Independensi hakim sebagai syarat mutlak tegaknya hukum dan keadilan. “Negara berdasarkan hukum harus ada independensi kekuasaaan kehakiman,” kata Dwiarso dalam kegiatan bertema Sarasehan Internasional Pembaru Peradilan: Meningkatkan Kepercayaan Publik melalui Penguatan Integritas Pengadilan, Selasa (31/5/2022) kemarin.

Baca Juga:

Kendati demikian, Dwiarso mengingatkan kebebasan hakim dibatasi rambu-rambu akuntabilitas, integritas, moral, etika, transparansi, pengawasan, profesionalisme, dan impersialitas. Kemandirian peradilan (independent judiciary) harus diimbangi dengan pertanggungjawaban peradilan (judicial accountability).

Untuk mewujudkan independensi hakim itu tidak mudah. Dwiarso menyebut sedikitnya ada 3 tantangan. Pertama, tuntutan masyarakat yang tinggi terhadap pemenuhan rasa keadilan. MA telah berupaya meningkatkan pelayanan terhadap mayarakat dengan membuat berbagai aplikasi. Selain itu, memberikan pembinaan terhadap aparat peradilan untuk mendorong peningkatan pelayanan.

Kedua, revolusi industri 4.0 memudahkan masyarakat mendapatkan informasi, tapi juga dapat menjadi media disinformasi dan framing dengan tujuan mempengaruhi putusan pengadilan. Ketiga, keterbatasan anggaran untuk melakukan pengamanan. Misalnya menyesuaikan struktur pengadilan agar sesuai dengan standar pengamanan, perekrutan, dan pelatihan tenaga pengamanan.

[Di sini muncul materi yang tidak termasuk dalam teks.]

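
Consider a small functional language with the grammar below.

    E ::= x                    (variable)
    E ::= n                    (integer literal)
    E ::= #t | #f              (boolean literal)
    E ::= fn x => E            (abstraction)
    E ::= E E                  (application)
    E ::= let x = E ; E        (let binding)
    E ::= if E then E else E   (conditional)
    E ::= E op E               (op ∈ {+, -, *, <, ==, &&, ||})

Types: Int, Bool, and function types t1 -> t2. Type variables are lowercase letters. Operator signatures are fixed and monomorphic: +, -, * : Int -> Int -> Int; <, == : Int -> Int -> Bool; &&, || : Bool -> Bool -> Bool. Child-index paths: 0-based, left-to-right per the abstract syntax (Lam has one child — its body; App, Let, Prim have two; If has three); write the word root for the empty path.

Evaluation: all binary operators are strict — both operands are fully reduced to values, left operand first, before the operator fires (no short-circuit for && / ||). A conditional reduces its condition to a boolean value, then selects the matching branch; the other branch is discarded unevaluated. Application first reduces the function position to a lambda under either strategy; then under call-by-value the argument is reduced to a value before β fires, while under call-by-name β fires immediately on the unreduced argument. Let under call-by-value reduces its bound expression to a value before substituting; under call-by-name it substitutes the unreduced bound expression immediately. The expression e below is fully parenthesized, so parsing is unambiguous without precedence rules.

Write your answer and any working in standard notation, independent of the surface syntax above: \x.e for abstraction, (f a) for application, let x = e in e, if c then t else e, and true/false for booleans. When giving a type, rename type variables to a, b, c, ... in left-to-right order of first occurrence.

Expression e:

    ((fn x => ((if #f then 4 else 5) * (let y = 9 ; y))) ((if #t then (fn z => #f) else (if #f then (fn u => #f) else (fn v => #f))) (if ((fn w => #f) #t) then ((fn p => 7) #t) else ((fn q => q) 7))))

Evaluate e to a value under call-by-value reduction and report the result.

Working:
step 0: ((\x.((if false then 4 else 5) * (let y = 9 in y))) ((if true then (\z.false) else (if false then (\u.false) else (\v.false))) (if ((\w.false) true) then ((\p.7) true) else ((\q.q) 7))))
step 1: [if@1.0] ((\x.((if false then 4 else 5) * (let y = 9 in y))) ((\z.false) (if ((\w.false) true) then ((\p.7) true) else ((\q.q) 7))))
step 2: [beta@1.1.0] ((\x.((if false then 4 else 5) * (let y = 9 in y))) ((\z.false) (if false then ((\p.7) true) else ((\q.q) 7))))
step 3: [if@1.1] ((\x.((if false then 4 else 5) * (let y = 9 in y))) ((\z.false) ((\q.q) 7)))
step 4: [beta@1.1] ((\x.((if false then 4 else 5) * (let y = 9 in y))) ((\z.false) 7))
step 5: [beta@1] ((\x.((if false then 4 else 5) * (let y = 9 in y))) false)
step 6: [beta@root] ((if false then 4 else 5) * (let y = 9 in y))
step 7: [if@0] (5 * (let y = 9 in y))
step 8: [let@1] (5 * 9)
step 9: [delta@root] 45

Answer: 45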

Soal keterbatasan anggaran, Dwiarso mengusulkan anggaran MA ditingkatkan setiap tahun. Apalagi jika ada peresmian pengadilan baru yang membutuhkan biaya lebih besar. Menurutnya, anggaran untuk MA harusnya sudah ditentukan sejak awal seperti anggaran untuk pendidikan sebesar 30 persen.

“Biar MA yang mengolah sendiri untuk kebutuhannya. Kalau itu bisa dilakukan maka MA akan lebih solid dan kuat.”